The Problem:
My child is always lying about small things that don’t matter, as well as larger issues. Why is this happening and how can I change it?
The Expert:
Eli Harwood, psychotherapist, passcenter.org
The Solution:
When looking at a problematic behavior, we always want to start by believing that our children are doing the best they know how to do at a given point in time. This stands true even with lying, stealing, and cheating—some of the hardest behaviors to accept. As a parent, it’s natural to move from the what (My kid is lying!) to the what I want instead (My kid to be honest!) without taking the time to understand the why, and what they need from us.
Kids lie for myriad reasons. Some lies are about protecting ourselves from pain or consequences; some are for protecting others; some are little lies for feeding self-esteem; and some lies are just plain fun—like playing pretend.

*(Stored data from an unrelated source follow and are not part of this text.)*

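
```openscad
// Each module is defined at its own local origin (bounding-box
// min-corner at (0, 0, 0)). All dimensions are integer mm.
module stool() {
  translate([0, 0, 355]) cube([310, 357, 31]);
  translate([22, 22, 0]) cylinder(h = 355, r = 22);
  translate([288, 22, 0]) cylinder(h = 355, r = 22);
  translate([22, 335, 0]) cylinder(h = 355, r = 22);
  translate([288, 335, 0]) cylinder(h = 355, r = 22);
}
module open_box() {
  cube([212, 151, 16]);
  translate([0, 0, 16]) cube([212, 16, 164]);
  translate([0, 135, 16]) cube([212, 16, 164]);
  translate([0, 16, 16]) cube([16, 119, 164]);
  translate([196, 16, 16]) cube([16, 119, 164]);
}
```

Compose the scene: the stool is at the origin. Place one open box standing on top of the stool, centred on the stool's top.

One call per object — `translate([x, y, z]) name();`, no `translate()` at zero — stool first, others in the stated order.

stool();
translate([49, 103, 386]) open_box();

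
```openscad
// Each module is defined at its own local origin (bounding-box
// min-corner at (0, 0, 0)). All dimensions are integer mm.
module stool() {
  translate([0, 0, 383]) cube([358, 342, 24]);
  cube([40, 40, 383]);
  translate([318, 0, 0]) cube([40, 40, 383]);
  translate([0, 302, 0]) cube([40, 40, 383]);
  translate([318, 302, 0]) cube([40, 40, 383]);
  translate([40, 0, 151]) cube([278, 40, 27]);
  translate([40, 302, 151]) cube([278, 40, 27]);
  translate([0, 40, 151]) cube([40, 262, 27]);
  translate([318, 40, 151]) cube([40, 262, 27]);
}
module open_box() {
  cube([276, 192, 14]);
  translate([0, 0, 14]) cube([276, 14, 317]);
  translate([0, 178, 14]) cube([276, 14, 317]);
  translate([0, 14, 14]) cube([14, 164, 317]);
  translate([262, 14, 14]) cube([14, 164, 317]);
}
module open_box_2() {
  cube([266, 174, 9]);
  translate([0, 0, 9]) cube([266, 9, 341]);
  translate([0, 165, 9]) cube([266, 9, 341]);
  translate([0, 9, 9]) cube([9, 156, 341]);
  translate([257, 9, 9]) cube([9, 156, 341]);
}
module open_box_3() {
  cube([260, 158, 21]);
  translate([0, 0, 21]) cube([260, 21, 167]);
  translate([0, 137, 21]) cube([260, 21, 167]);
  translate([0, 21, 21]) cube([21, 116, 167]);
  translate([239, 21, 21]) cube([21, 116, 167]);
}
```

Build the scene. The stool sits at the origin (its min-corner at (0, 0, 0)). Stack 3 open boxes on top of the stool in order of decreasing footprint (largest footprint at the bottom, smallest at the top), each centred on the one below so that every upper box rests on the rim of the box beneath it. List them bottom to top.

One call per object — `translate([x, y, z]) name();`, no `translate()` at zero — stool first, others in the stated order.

stool();
translate([41, 75, 407]) open_box();
translate([46, 84, 738]) open_box_2();
translate([49, 92, 1088]) open_box_3();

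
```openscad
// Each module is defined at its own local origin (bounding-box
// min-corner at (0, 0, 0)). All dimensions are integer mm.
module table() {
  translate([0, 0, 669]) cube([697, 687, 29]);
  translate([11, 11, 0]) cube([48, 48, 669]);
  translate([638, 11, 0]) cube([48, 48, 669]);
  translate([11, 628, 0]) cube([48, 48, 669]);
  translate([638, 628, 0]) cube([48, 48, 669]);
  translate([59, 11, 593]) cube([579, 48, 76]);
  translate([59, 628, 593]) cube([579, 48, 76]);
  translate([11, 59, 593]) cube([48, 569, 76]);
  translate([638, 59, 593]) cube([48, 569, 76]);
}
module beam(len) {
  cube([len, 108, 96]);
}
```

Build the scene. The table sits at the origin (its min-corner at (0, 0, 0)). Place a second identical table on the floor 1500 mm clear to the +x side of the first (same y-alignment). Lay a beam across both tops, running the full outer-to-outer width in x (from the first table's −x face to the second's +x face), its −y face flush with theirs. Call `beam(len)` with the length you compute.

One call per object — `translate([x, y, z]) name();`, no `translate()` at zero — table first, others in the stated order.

table();
translate([2197, 0, 0]) table();
translate([0, 0, 698]) beam(2894);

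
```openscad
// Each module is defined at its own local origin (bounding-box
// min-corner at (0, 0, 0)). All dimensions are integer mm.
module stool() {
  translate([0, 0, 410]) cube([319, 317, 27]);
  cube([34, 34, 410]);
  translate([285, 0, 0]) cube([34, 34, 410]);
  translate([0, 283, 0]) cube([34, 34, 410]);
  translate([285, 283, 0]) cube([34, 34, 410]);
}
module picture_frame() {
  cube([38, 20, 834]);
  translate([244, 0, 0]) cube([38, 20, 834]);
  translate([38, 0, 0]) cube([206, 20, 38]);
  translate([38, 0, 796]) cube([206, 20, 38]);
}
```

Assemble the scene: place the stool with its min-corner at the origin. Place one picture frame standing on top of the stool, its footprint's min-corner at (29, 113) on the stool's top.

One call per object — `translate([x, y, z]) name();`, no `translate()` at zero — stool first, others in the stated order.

stool();
translate([29, 113, 437]) picture_frame();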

Consider the following to help solve the problem:
- Help your child to make sense of why they choose to lie and to see it through a dignified lens. For example, “I think you told me your little brother broke the lamp because you were scared I’d be mad at you.”
- Discuss with a loving stance why lying can be problematic and hurtful and lead to unforeseen consequences. For example, “I’m worried that you may not have considered that your brother is your favorite playmate, and that he may not want to play with you if he’s afraid you’ll blame him for things he didn’t do.”
- Empower your child to come up with alternative choices they could have made. “Next time, what could you choose differently and why would you make that choice?”
- Evaluate your impact on the situation. Are your emotional reactions making it hard for your child to tell you the truth? Are you giving your child freedom that they are not developmentally ready to handle? Are there any incentives to tell the truth? Or does telling the truth always come with more consequences, and therefore feel counterintuitive to your child?
Remember that our greatest teachers were not the ones who punished us the most. They were the ones who saw us through loving eyes, believed in our goodness, and offered us instruction on how to move forward.